Achieving the impossible, on a regular basis

For those of us who have been in the transport industry for a long time, it can sometimes be difficult not to become cynical, at least from time to time.

Every freight journey, be it air, ocean rail or road, involves quite a few steps, and with each remains the opportunity for things to go wrong.

In this instance, we’re specifically looking at domestic transport within New Zealand.

Whilst at only 4 million people and the land mass of NZ roughly that of the UK or Japan, with the population spread fairly unevenly – about 50% within 4 hours by road from Auckland. The balance of the population are spread rather disparately with a few major cities and many small towns scattered far and wide, presenting a logistical challenge to provide cost effective and timely deliveries. Getting freight to out of the way places will inevitably require transfer between depots, between trucks, and with each there must be an allowance for the passage of time.

Any small delay due to traffic, documentation, weather, force majeure or simple inattention may come at a high price – sometimes critical, sometimes not. Typically, any single problem will add at least one day – sometime more.

Clients ask us to quote a rate (usually not a problem) then a transit time (ah – do we warn that it is subject to outside forces?). Perhaps we should indicate that to get something from A to B has a best case and a worst case scenario.

Unless they have been burnt previously, most people tend to believe what they are told, particularly if the source is credible. Most also tend to hear the bits that they want to hear, and to ignore those pessimistic bits that “may” occur. If we say “No Problem”, they believe us…

That being the case, providing a deadline should only ever be agreed to, subject to prefacing the arrangement with any delays that may arise. Unless we have been given a guarantee, we cannot offer a guarantee.

The onus then is on us to provide a transport solution that is compatible with the needs of the client. The expression, “horses for courses” comes to mind. Unless we’re putting a shipment on one of our own trucks, we are entrusting our credibility to others.

There are carriers who provide an express service between centres, with overnight delivery the norm. Obviously a service like this usually comes at a premium and is unlikely to include a rail component. These service providers work within tightly orchestrated timeframes, where deadlines are strictly adhered to, every day.

Where time is less of an issue, cheaper options can be considered, and will sometimes include rail.

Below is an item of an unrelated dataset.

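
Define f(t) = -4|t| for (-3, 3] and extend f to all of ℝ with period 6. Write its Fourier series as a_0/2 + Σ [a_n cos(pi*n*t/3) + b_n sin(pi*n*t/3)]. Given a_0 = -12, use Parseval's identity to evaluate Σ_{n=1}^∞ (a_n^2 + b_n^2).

24

Parseval: a_0^2/2 + Σ_{n≥1} (a_n^2+b_n^2) = 1/3 ∫_{-3}^{3} f(t)^2 dt = 96.
Subtract a_0^2/2 = 72: Σ (a_n^2+b_n^2) = 24.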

In the event that we are asked to send something to a client, particularly one “off the beaten track”, we should always seek their get their advice as to which carrier they’d prefer us to use. Without exception, someone in Fairlie or Dannevirke will know which carriers pass by their door each day, and probably to the minute. They’ll know the company and probably the driver – both of whom will have a vested interest in making things happen. In the event there is a problem or delay, often the client and the carrier will sort it out themselves (because they know each other).

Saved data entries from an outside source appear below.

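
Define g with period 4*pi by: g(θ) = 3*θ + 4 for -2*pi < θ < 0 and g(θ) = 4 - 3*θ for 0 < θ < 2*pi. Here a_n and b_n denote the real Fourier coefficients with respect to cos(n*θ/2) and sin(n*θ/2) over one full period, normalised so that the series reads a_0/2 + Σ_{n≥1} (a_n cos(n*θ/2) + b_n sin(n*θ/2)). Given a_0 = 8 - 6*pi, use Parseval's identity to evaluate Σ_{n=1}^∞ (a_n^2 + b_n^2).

Parseval: a_0^2/2 + Σ_{n≥1} (a_n^2+b_n^2) = (1/(2*pi)) ∫_{-2*pi}^{2*pi} g(θ)^2 dθ = -48*pi + 32 + 24*pi**2.
Subtract a_0^2/2 = 2*(4 - 3*pi)**2: Σ (a_n^2+b_n^2) = 6*pi**2.

6*pi**2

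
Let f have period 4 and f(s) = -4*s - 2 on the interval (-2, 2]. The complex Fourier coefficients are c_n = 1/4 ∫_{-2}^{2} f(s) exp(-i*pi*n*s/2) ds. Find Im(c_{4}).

-2/pi

Since f is real-valued, Im(c_{4}) = -1/4 ∫_{-2}^{2} f(s) sin(2*pi*s) ds = -b_{4}/2.
Integrating by parts (boundary term plus one more integral), an antiderivative of (-4*s - 2) sin(2*pi*s) is 2*s*cos(2*pi*s)/pi - sin(2*pi*s)/pi**2 + cos(2*pi*s)/pi; evaluating from -2 to 2: ∫_{-2}^{2} (-4*s - 2) sin(2*pi*s) ds = (5/pi) - (-3/pi) = 8/pi.
Hence Im(c_{4}) = (-1/4)·(8/pi) = -2/pi.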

Having said that, ultimately the responsibility lies with us – the client relies on us to listen to their needs, and to tailor a solution accordingly.

Where a client has indicated a degree of urgency and is relying on us to factor this in, part of our service must be to follow the job through to fruition. Our credibility is on the line, and if a problem occurs it us up to us to be on the job, to pre-empt any issues, and at worst, to advise the client of any delays.

The very worst case scenario is for the client to notify us of a problem or of a missed deadline.

To summarize – no single carrier offers the BEST solution to EVERY destination – there may be a temptation to utilise a generic carrier for our own convenience, but occasionally we may need to remind ourselves that our mission is to what is best for our clients, not what is easiest for ourselves.

I would be pleased to offer any advice that may be required.